THE EFFECTS OF PARTIAL MELTING AND MAGMATISM IN THE LOWER CRUST ON THE EVOLUTION OF CONTINENTAL LITHOSPHERE: RESULTS FROM FIORDLAND, NEW ZEALAND


KLEPEIS, Keith1, CLARKE, Geoffrey2, DACZKO, Nathan2, RUSHMER, Tracy3, COLLINS, William4 and TULLOCH, Andrew5, (1)Geology, Univ of Vermont, Burlington, VT 05405, (2)Geosciences, Univ of Sydney, Sydney, 2006, Australia, (3)Department of Geology, Univ of Vermont, Burlington, VT 05405, (4)Department of Geology, Univ of Newcastle, Newcastle, 2308, Australia, (5)Institute of Geol & Nuclear Sciences, 764 Cumberland St, Dunedin, New Zealand, kklepeis@zoo.uvm.edu

Studies of convergent orogens have shown that the strength and rheology of the lower crust strongly influence the behavior of deforming continental lithosphere. However, determining the effects of periodic magmatism and rapidly changing thermal and structural regimes in the lower crust on lithospheric evolution remains problematic.

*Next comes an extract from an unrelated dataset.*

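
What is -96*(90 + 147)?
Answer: -22752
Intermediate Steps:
-96*(90 + 147) = -96*237 = -22752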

We present data from Fiordland, New Zealand that show how interactions among magmatism, metamorphism, crustal melting, and deformation in Early Cretaceous lower crust influenced the mechanical evolution of an entire orogen from lower to upper crustal levels (10-50 km paleodepths). At the deepest levels of the orogen a major batholith dominated by diorite was emplaced into the lower crust from 126 Ma to 116 Ma. Within and below this batholith arrays of tensile fractures formed repeatedly in granulite facies metagabbros and metadiorites during a ~20 Ma interval. The pressures (14-16 kbars) and temperatures (750-800°C) of fracturing are well constrained by garnet-clinopyroxene-bearing reactions zones that formed adjacent to the fractures. Fracturing coincided with the partial melting of metadiorites and alternated in time with focused ductile flow at similar conditions. Rapid cooling by ~200°C at lower crustal depths following batholith emplacement is indicated by intergrowths of kyanite, plagioclase and quartz in fabrics that envelope the granulites. These data and geochronology indicate that the Fiordland orogen possessed an unusually strong, mafic lower crustal root from ~116 Ma to 105 Ma. Six years of accumulated structural data provide direct evidence that a strong, mafic lower crust resulted in strong vertical coupling between upper and lower crust during orogenesis. We show how low volumes of partial melt, rapid crystallization of mantle-derived magmas, and a cold, dry, mafic lower crust controlled the degree of vertical coupling and the partitioning of deformation in this well exposed section of deforming continental lithosphere, and produced a narrow, focused structural style.